# Вопросы-ответы > Вопросы к издательству "Бхактиведанта Бук Траст" >  Комментарий Прабхупады к тексту 3.11.6 Шримад Бхагаватам

## Bhishma das

_текст на английском и перевод на русский:_

PURPORT
It is calculated that if a second is divided into *1687.5* parts, each part is the duration of a tru?i (_truti_), which is the time occupied in  the integration of eighteen atomic particles. Such a combination of atoms into different bodies creates the calculation of material time. The sun is the central point for calculating all different durations.

КОММЕНТАРИЙ: Если одну секунду разделить на *1687,5* частей, продолжительность каждой из них составит одну _трути_ - это время, необходимое для соединения восемнадцати атомов. Такое объединение атомов в различные физические тела служит основой измерения материального времени. Отправной точкой во всех расчетах времени является Солнце.
_(конец комментария)_

я, пожалуй, никак не могу себе представить, как можно разделить нечто на 1687,5 (или даже 2,5!) частей.
например, мы можем разделить яблоко на 2, 3, 4 и т.д. части, но никак не, скажем, на 2,5 или 3 1/3 (три и одну треть) части.
логическое противоречие в тексте?
я думаю, что я знаю, как исправить данный текст для устранения данного противоречия.

Харе Кришна!

----------


## vijitatma das

Простите, пожалуйста, за задержку с ответом.



> _текст на английском и перевод на русский:_
> я, пожалуй, никак не могу себе представить, как можно разделить нечто на 1687,5 (или даже 2,5!) частей.
> например, мы можем разделить яблоко на 2, 3, 4 и т.д. части, но никак не, скажем, на 2,5 или 3 1/3 (три и одну треть) части.
> логическое противоречие в тексте?
> я думаю, что я знаю, как исправить данный текст для устранения данного противоречия.
> Харе Кришна!


Я не большой специалист в точных науках, однако не вижу в этом тексте особых противоречий с известными мне законами математики. Правила деления на дробные числа изучаются в средней школе. Или Вас смутила сама формулировка, со словом "частей"? Можете предложить свою, и, если она окажется более удачной, ее вполне можно будет предложить на рассмотрение редакторов.

Кстати, если Вы откроете комментарий к тексту 14 той же главы, то увидите ту же самую дробь в виде 8/13500

----------


## Bhishma das

> Я не большой специалист в точных науках, однако не вижу в этом тексте особых противоречий с известными мне законами математики.


если бы я не стал химиком, я был бы математиком.
это к вопросу о физиках и лириках.




> Правила деления на дробные числа изучаются в средней школе.


да, действительно, в средней школе изучают разные правила, но не изучают, как, скажем, разделить один большой торт на пи (3.14...) или е (основание натурального логарифма!  :smilies: 




> Или Вас смутила сама формулировка, со словом "частей"?
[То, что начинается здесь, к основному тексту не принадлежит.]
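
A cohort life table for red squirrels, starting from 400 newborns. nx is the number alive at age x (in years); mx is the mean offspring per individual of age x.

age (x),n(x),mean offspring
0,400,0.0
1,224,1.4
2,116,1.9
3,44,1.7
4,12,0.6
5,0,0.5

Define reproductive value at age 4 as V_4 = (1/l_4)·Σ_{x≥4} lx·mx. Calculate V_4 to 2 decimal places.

0.60

lx = nx/n0 = nx/400: 1, 0.56, 0.29, 0.11, 0.03, 0
lx·mx for x ≥ 4: 0.018, 0 → sum = 0.018
V_4 = 0.018 / l_4 = 0.018 / 0.03 = 0.6 → 0.60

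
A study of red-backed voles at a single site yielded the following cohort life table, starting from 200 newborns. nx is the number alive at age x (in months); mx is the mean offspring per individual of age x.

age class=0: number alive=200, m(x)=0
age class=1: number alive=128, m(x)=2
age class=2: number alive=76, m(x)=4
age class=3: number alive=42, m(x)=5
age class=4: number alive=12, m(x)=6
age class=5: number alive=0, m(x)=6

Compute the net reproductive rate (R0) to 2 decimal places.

lx = nx/n0 = nx/200: 1, 0.64, 0.38, 0.21, 0.06, 0
lx·mx by age: 0, 1.28, 1.52, 1.05, 0.36, 0
R0 = Σ lx·mx = 4.21 → 4.21

4.21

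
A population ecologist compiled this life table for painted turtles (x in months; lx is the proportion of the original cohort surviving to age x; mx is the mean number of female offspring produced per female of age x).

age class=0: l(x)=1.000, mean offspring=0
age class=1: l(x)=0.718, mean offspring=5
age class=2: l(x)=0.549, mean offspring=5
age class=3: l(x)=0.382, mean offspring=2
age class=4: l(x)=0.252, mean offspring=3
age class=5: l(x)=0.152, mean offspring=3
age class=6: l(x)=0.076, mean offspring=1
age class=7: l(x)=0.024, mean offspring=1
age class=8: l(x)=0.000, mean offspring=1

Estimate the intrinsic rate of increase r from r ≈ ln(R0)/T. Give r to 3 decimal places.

1.035

R0 = Σ lx·mx = 0 + 3.59 + 2.745 + 0.764 + 0.756 + 0.456 + 0.076 + 0.024 + 0 = 8.411
Σ x·lx·mx = 17.3; T = 17.3/8.411 = 2.05683…
r ≈ ln(R0)/T = ln(8.411)/2.05683… = 1.03535… → 1.035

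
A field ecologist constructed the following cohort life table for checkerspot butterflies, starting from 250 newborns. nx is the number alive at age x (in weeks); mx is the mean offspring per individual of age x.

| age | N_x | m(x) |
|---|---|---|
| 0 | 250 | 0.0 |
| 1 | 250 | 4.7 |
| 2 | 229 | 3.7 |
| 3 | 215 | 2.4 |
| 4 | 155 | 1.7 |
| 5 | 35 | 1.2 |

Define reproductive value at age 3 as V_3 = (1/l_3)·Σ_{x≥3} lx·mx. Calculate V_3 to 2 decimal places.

3.82

lx = nx/n0 = nx/250: 1, 1, 0.916, 0.86, 0.62, 0.14
lx·mx for x ≥ 3: 2.064, 1.054, 0.168 → sum = 3.286
V_3 = 3.286 / l_3 = 3.286 / 0.86 = 3.82093… → 3.82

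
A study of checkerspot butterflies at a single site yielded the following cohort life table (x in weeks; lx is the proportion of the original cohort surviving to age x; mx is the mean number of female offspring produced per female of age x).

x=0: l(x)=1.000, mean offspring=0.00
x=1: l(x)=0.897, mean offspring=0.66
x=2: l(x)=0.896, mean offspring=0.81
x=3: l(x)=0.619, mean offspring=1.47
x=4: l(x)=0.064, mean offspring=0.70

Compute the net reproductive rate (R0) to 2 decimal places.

lx·mx by age: 0, 0.59202, 0.72576, 0.90993, 0.0448
R0 = Σ lx·mx = 2.27251 → 2.27

2.27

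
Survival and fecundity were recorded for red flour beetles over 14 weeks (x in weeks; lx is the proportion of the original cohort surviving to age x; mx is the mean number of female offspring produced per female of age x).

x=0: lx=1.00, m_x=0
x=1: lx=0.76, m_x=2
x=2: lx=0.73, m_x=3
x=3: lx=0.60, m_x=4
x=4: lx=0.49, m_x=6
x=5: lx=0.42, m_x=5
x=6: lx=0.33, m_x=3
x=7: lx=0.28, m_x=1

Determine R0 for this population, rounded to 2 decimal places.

lx·mx by age: 0, 1.52, 2.19, 2.4, 2.94, 2.1, 0.99, 0.28
R0 = Σ lx·mx = 12.42 → 12.42

12.42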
нет, не смутила, она просто неправильная.




> Можете предложить свою, и, если она окажется более удачной, ее вполне можно будет предложить на рассмотрение редакторов.


вообще-то, сначала я хотел дождаться ответа от ЕС Джайадвайты Свами Махараджа на мой запрос.

ну, что ж, извольте:

Если *длительность* одной секунды разделить на 1687,5 (*не частей!*), *то* продолжительность каждой из них составит одну трути - (и далее по тексту).
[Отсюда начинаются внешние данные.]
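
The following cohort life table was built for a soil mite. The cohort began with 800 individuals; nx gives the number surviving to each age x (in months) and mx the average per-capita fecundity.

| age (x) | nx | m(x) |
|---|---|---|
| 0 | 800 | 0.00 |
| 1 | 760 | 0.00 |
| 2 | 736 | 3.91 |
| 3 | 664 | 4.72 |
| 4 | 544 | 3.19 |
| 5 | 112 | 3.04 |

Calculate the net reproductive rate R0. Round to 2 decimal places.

10.11

lx = nx/n0 = nx/800: 1, 0.95, 0.92, 0.83, 0.68, 0.14
lx·mx by age: 0, 0, 3.5972, 3.9176, 2.1692, 0.4256
R0 = Σ lx·mx = 10.1096 → 10.11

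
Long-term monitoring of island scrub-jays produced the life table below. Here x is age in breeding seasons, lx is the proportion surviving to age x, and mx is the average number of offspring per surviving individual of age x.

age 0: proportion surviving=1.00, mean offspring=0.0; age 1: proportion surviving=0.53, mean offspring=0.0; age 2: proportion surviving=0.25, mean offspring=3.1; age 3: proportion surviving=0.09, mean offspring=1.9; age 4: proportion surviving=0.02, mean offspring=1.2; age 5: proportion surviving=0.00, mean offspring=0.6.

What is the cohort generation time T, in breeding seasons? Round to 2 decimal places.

2.23

lx·mx: 0, 0, 0.775, 0.171, 0.024, 0 → R0 = 0.97
x·lx·mx: 0, 0, 1.55, 0.513, 0.096, 0 → Σ = 2.159
T = 2.159 / 0.97 = 2.225773… → 2.23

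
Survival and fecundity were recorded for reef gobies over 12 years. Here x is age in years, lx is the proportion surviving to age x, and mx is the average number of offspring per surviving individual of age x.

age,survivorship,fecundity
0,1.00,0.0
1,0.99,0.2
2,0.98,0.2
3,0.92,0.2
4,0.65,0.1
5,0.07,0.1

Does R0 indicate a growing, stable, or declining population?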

> Кстати, если Вы откроете комментарий к тексту 14 той же главы, то увидите ту же самую дробь в виде 8/13500


дык, дробь сиречь отношение двух целых частей!

Харе Кришна!

----------


## vijitatma das

> Если *длительность* одной секунды разделить на 1687,5 (*не частей!*), *то* продолжительность каждой из них составит одну трути - (и далее по тексту).


Да, хороший вариант.

----------